Opening its arguments before a bench led by Justice RF Nariman, senior counsel Gopal Subramanium, appearing for Amazon, argued that there is no provision in the Arbitration and Conciliation Act that prohibits the concept of an EA and the law gives complete freedom to parties to choose the venue of arbitration and order of EA is binding on all the parties except the arbitral tribunal.

“This is because the emergency arbitrator and members of the fully constituted arbitral tribunal enjoy the same status as that of an arbitrator. Current international arbitration practice confirms this position,” Subramanium argued, adding that by opting for the Singapore International Arbitration Centre’s (SIAC) Rules, all the parties agreed to abide by all the provisions, including one relating to EA.

Amazon said Rule 12, Schedule I of the SIAC Rules provides that orders/directions passed by an EA are not only binding but parties must undertake to “immediately and without delay” comply with such orders/directions.

The fight between Future Group and Amazon has been going on since October 25, 2020, when the Singapore’s Emergency Arbitrator passed an interim order restraining Future Group from going ahead with its deal with Reliance Retail. The SIAC last week concluded its hearing on the plea filed by Amazon against the `24,713-crore deal between Future Group and Reliance Industries.

The SC had in April stayed all the proceedings before the Delhi High Court related to the enforcement of the Singapore’s Emergency Arbitrator’s interim award against the deal. The matter was simultaneously going on in the SC and before different benches of the Delhi HC, something which has now stopped.
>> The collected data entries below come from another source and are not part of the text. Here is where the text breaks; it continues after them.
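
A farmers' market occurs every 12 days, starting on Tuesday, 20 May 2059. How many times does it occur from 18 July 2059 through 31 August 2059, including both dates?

4

Occurrences land 12·i days after 20 May 2059 for i = 0, 1, 2, …
18 July 2059 is 59 days after the start; 59 ÷ 12 = 4 remainder 11; since the remainder is 11, round up to i = 5. First occurrence in the window: #6 on 19 July 2059 (5×12 = 60 days in).
31 August 2059 is 103 days after the start; 103 ÷ 12 = 8 remainder 7. Last occurrence in the window: #9 on 24 August 2059.
Occurrences #6 through #9: 4 in total.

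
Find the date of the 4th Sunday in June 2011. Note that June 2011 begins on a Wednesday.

June 2011 begins on a Wednesday, so the first Sunday is June 5 (4 days later).
The 4th Sunday is 3 weeks later: 5 + 21 = 26.

26 June 2011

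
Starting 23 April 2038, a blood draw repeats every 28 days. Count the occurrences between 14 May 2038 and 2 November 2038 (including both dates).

6

Occurrences land 28·i days after 23 April 2038 for i = 0, 1, 2, …
14 May 2038 is 21 days after the start; 21 ÷ 28 = 0 remainder 21; since the remainder is 21, round up to i = 1. First occurrence in the window: #2 on 21 May 2038 (1×28 = 28 days in).
2 November 2038 is 193 days after the start; 193 ÷ 28 = 6 remainder 25. Last occurrence in the window: #7 on 8 October 2038.
Occurrences #2 through #7: 6 in total.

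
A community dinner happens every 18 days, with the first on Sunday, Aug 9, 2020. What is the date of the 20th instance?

The 20th occurrence is 19 intervals after the first: 19 × 18 = 342 days after Aug 9, 2020.
Aug has 31 days — 22 days to the end of Aug leaves 320.
Sep has 30 days (290 left).
Oct has 31 days (259 left).
Nov has 30 days (229 left).
Dec has 31 days (198 left).
Jan has 31 days (167 left).
Feb has 28 days (139 left).
Mar has 31 days (108 left).
Apr has 30 days (78 left).
May has 31 days (47 left).
Jun has 30 days (17 left).
17 days into Jul → Jul 17, 2021.

Jul 17, 2021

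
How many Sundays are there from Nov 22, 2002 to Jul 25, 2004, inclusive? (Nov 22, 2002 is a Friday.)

88

Nov 22, 2002 is a Friday; the first Sunday on or after it is Nov 24, 2002 (2 days later).
From Nov 24, 2002 to Jul 25, 2004: 37 + 365 + 207 = 609 days (rest of 2002, 2003, to Jul 25, 2004 in 2004).
609 ÷ 7 = 87 full weeks with remainder 0, so 87 more Sundays after the first → 88.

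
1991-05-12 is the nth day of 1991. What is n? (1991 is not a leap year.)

Days in months before May: 31 + 28 + 31 + 30 = 120.
Plus 12 days into May → day 132.

132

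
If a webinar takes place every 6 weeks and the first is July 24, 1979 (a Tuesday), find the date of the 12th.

October 28, 1980

The 12th occurrence is 11 intervals after the first: 11 × 42 = 462 days after July 24, 1979.
July has 31 days — 7 days to the end of July leaves 455.
From end of July to end of 1979 is 153 days (302 left).
January has 31 days (271 left).
February has 29 days (242 left).
March has 31 days (211 left).
April has 30 days (181 left).
May has 31 days (150 left).
June has 30 days (120 left).
July has 31 days (89 left).
August has 31 days (58 left).
September has 30 days (28 left).
28 days into October → October 28, 1980.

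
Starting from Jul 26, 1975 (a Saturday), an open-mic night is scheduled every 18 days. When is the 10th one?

Jan 4, 1976

The 10th occurrence is 9 intervals after the first: 9 × 18 = 162 days after Jul 26, 1975.
Jul has 31 days — 5 days to the end of Jul leaves 157.
Aug has 31 days (126 left).
Sep has 30 days (96 left).
Oct has 31 days (65 left).
Nov has 30 days (35 left).
Dec has 31 days (4 left).
4 days into Jan → Jan 4, 1976.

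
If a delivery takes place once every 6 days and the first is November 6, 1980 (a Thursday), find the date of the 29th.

The 29th occurrence is 28 intervals after the first: 28 × 6 = 168 days after November 6, 1980.
November has 30 days — 24 days to the end of November leaves 144.
December has 31 days (113 left).
January has 31 days (82 left).
February has 28 days (54 left).
March has 31 days (23 left).
23 days into April → April 23, 1981.

April 23, 1981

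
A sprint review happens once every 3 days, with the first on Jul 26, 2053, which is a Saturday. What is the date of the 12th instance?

Aug 28, 2053

The 12th occurrence is 11 intervals after the first: 11 × 3 = 33 days after Jul 26, 2053.
Jul has 31 days — 5 days to the end of Jul leaves 28.
28 days into Aug → Aug 28, 2053.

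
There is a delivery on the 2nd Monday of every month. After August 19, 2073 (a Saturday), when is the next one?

September 11, 2073

August 2073 starts on a Tuesday; its first Monday is the 7th, so the 2nd Monday is the 14th — August 14, 2073.
That is not after August 19, 2073, so look at September 2073.
September 2073 starts on a Friday; its first Monday is the 4th, so the 2nd Monday is the 11th — September 11, 2073.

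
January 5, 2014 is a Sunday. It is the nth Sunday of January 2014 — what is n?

1st

Day 5 falls in week ⌈5/7⌉ of the month.
Days 1–7 hold the 1st Sunday, 8–14 the 2nd, 15–21 the 3rd, 22–28 the 4th, 29–31 the 5th.
5 is in the range for the 1st.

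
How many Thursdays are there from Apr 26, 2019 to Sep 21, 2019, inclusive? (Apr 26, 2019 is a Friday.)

21

Apr 26, 2019 is a Friday; the first Thursday on or after it is May 2, 2019 (6 days later).
From May 2, 2019 to Sep 21, 2019: 29 + 30 + 31 + 31 + 21 = 142 days (rest of May, Jun, Jul, Aug, Sep).
142 ÷ 7 = 20 full weeks with remainder 2, so 20 more Thursdays after the first → 21.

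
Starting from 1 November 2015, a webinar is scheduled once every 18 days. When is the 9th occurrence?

24 March 2016

The 9th occurrence is 8 intervals after the first: 8 × 18 = 144 days after 1 November 2015.
November has 30 days — 29 days to the end of November leaves 115.
December has 31 days (84 left).
January has 31 days (53 left).
February has 29 days (24 left).
24 days into March → 24 March 2016.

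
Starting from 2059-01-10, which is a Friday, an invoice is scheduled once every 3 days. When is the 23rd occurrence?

2059-03-17

The 23rd occurrence is 22 intervals after the first: 22 × 3 = 66 days after 2059-01-10.
January has 31 days — 21 days to the end of January leaves 45.
February has 28 days (17 left).
17 days into March → 2059-03-17.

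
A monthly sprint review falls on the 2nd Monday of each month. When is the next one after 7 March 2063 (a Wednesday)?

12 March 2063

March 2063 starts on a Thursday; its first Monday is the 5th, so the 2nd Monday is the 12th — 12 March 2063.
12 March 2063 is after 7 March 2063, so that is the next one.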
According to Subramanium, Amazon had invested `1,431 crore in FCPL and this was recorded in the share subscription agreement (SSA) of August 22, 2019 entered amongst Amazon, FCPL and the Biyanis. “The core understanding underlying Amazon’s investment was that FRL’s retail assets would continue to vest in FRL. Two distinct rights, in particular, were granted to Amazon – FRL could not transfer its retail assets without FCPL’s consent, which could not be given unless Amazon provided its consent. Besides, FRL was prohibited from transferring or selling its retail assets to “restricted persons,” including Mukesh Ambani (Reliance Industries) Group, which is a ‘restricted person’ under the FCPL shareholders’ agreement (SHA) and FRL SHA.

The hearing in the matter will continue on Thursday.